Hanami vem de hana (flor) e mi (do verbo miru, observar). Literalmente significa ‘observar a flor’.
Entre os últimos dias de março e os primeiros de abril dá-se o florir da cerejeira, mas a expectativa começa antes. A partir de finais de janeiro os boletins meteorológicos de todos os meios de comunicação publicam mapas que informam, ao minuto, as previsões do florescer em todas as regiões do Japão. De resto, foram feitos 13 milhões de downloads da app do tempo Weathernews Touch, uma aplicação que permite consultar o Sakura Channel e possibilita ao utilizador receber alertas sobre os lugares favoritos que começaram a florir.
 
O dango de três cores é típico desta festa. O rosa simboliza a primavera, o branco simboliza o inverno e o verde simboliza o verão.

Para todos os gostos

Calcula-se que no Japão existam mais de 600 variedades de sakura, entre as espécies autóctones e híbridas. A mais popular é a somei-yoshino, uma variedade rosácea com cinco pétalas, que começou a espalhar-se a partir do período Meiji (1868-1912).

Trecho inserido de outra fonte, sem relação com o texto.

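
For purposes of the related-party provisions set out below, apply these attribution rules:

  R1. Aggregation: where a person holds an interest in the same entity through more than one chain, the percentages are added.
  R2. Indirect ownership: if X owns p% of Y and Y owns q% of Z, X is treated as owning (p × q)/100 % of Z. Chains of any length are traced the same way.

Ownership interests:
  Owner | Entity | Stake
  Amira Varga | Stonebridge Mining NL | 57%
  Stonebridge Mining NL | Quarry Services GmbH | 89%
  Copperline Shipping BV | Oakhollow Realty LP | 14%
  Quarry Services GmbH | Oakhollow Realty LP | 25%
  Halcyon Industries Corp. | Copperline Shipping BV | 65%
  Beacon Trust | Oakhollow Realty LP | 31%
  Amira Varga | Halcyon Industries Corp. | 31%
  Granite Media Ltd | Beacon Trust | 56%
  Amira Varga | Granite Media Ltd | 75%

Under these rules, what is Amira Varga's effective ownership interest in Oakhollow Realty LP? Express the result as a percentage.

28.5235%

Chain via Granite Media Ltd → Beacon Trust (R2): 75% × 56% × 31% = 13.02% of Oakhollow Realty LP.
Chain via Stonebridge Mining NL → Quarry Services GmbH (R2): 57% × 89% × 25% = 12.6825% of Oakhollow Realty LP.
Chain via Halcyon Industries Corp. → Copperline Shipping BV (R2): 31% × 65% × 14% = 2.821% of Oakhollow Realty LP.
Aggregating (R1): 13.02% + 12.6825% + 2.821% = 28.5235%.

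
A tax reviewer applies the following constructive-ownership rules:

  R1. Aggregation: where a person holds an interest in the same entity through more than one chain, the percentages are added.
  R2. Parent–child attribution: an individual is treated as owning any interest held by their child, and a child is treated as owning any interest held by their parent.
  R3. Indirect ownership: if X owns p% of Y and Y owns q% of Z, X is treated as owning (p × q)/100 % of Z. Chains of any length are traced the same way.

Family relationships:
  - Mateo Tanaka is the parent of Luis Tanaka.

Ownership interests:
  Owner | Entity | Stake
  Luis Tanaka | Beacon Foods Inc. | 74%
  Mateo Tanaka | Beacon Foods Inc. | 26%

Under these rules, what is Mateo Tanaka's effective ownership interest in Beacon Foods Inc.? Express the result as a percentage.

By parent–child attribution (R2), Mateo Tanaka is treated as also owning Luis Tanaka's interest in Beacon Foods Inc, giving 26% + 74% = 100%.
Direct interest in Beacon Foods Inc: 100%.

100%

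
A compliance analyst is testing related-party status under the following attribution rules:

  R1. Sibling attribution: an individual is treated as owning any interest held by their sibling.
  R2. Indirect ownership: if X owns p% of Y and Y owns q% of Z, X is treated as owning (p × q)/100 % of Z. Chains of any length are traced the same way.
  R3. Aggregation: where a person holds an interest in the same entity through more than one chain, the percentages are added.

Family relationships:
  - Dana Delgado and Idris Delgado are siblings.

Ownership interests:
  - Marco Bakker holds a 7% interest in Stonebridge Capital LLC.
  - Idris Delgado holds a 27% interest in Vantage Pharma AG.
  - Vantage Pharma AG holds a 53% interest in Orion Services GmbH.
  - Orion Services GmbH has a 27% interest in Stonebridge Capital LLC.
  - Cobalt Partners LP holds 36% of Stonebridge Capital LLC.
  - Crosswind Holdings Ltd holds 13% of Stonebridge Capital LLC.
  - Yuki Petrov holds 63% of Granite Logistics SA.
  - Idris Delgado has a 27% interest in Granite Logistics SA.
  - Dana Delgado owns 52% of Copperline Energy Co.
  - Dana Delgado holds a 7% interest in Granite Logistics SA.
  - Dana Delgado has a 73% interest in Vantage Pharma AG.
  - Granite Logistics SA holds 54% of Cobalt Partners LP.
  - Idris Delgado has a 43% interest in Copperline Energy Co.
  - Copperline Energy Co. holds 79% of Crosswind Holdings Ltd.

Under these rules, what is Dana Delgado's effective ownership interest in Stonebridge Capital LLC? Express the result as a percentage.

By sibling attribution (R1), Dana Delgado is treated as also owning Idris Delgado's interest in Copperline Energy Co, giving 52% + 43% = 95%.
By sibling attribution (R1), Dana Delgado is treated as also owning Idris Delgado's interest in Granite Logistics SA, giving 7% + 27% = 34%.
By sibling attribution (R1), Dana Delgado is treated as also owning Idris Delgado's interest in Vantage Pharma AG, giving 73% + 27% = 100%.
Chain via Copperline Energy Co. → Crosswind Holdings Ltd (R2): 95% × 79% × 13% = 9.7565% of Stonebridge Capital LLC.
Chain via Granite Logistics SA → Cobalt Partners LP (R2): 34% × 54% × 36% = 6.6096% of Stonebridge Capital LLC.
Chain via Vantage Pharma AG → Orion Services GmbH (R2): 100% × 53% × 27% = 14.31% of Stonebridge Capital LLC.
Aggregating (R3): 9.7565% + 6.6096% + 14.31% = 30.6761%.

30.6761%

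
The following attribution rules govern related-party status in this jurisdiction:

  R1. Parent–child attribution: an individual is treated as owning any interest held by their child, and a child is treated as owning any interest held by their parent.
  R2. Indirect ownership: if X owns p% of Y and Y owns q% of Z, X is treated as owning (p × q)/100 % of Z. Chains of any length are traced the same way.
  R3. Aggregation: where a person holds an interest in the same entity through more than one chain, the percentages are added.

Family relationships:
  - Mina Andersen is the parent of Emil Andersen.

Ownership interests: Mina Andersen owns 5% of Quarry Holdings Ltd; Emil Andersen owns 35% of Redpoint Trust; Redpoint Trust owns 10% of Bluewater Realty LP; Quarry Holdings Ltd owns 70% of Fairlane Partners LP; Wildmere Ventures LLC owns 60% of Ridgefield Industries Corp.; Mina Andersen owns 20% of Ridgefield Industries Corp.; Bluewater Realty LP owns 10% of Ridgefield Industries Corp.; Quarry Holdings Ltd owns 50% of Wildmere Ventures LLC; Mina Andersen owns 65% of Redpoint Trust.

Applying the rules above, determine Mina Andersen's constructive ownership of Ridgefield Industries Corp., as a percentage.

22.5%

By parent–child attribution (R1), Mina Andersen is treated as also owning Emil Andersen's interest in Redpoint Trust, giving 65% + 35% = 100%.
Chain via Quarry Holdings Ltd → Wildmere Ventures LLC (R2): 5% × 50% × 60% = 1.5% of Ridgefield Industries Corp.
Chain via Redpoint Trust → Bluewater Realty LP (R2): 100% × 10% × 10% = 1% of Ridgefield Industries Corp.
Direct interest in Ridgefield Industries Corp: 20%.
Aggregating (R3): 1.5% + 1% + 20% = 22.5%.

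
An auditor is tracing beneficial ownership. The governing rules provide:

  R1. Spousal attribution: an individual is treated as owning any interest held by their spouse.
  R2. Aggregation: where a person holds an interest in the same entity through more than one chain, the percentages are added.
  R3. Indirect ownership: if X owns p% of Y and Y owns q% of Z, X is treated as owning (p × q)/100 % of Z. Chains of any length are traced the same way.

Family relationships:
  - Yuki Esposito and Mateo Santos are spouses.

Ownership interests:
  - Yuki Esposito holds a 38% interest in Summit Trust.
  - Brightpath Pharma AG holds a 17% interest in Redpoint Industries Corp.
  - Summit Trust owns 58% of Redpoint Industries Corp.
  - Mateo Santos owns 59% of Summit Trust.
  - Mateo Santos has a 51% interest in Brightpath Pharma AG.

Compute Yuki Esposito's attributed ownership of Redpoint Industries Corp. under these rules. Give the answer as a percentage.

By spousal attribution (R1), Yuki Esposito is treated as also owning Mateo Santos's interest in Summit Trust, giving 38% + 59% = 97%.
By spousal attribution (R1), Yuki Esposito is treated as owning Mateo Santos's 51% interest in Brightpath Pharma AG.
Chain via Summit Trust (R3): 97% × 58% = 56.26% of Redpoint Industries Corp.
Chain via Brightpath Pharma AG (R3): 51% × 17% = 8.67% of Redpoint Industries Corp.
Aggregating (R2): 56.26% + 8.67% = 64.93%.

64.93%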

O sakura assinala o início da primavera, mas isso é sobretudo uma metáfora para os japoneses: representa a beleza do efémero e a fragilidade da vida. A explosão cor-de-rosa não dura mais de dez dias, mas exprime-se em todo o seu esplendor. Os jardins das cidades enchem-se com muitos admiradores que desfrutam de piqueniques rodeados de flores. É uma atividade em grupo: juntam-se casais, amigos ou colegas de trabalho. As empresas, inclusive, enviam um empregado, horas antes, para reservar o lugar. Passeiam, descalçam os sapatos, comem e bebem durante todo o dia. Depois, a festa continua pela noite dentro, cantando debaixo das cerejeiras iluminadas. É nesta altura que um acontecimento que parece bucólico acaba por se tornar em devassidão, porque o sake e a cerveja são bebidos sem parar.
O sakura é o começo de uma nova vida para os japoneses. O ano fiscal e o ano letivo também começam em abril.
O hanami pode festejar-se em quase qualquer recanto do Japão, mas há espaços que já são clássicos. A maioria espalha-se pelo Monte Yoshino, com mais de 30 mil cerejeiras a cobrirem a montanha. O parque Ueno é perfeito para impacientes porque as suas cerejeiras florescem uns dias mais cedo do que noutros lugares. O parque Chidorigafuchi permite assistir ao espetáculo, num barco, a partir do lago, enquanto que Shinjuku Gyoen tem mais de uma dezena de variedades diferentes de cerejeiras. Ali perto encontram-se os grandes armazéns Takashimaya, onde se podem comprar pratos especificamente concebidos para o hanami dango.
O hanami é um verdadeiro acontecimento, mas para o desfrutar é preciso estar prevenido. Um especialista em metereologia deve dirigir-se, com antecipação, ao templo Yasukuni, de Tóquio, onde as cerejeiras assinalam o início do sakura. Ali, o profissional vai comunicando, hora a hora, o avanço do florescer das árvores. Qualquer novidade torna-se no título principal de todos os meios de comunicação. Então as flores aparecerão e desparecerão. E como a beleza é efémera, todos vão querer agarrá-la.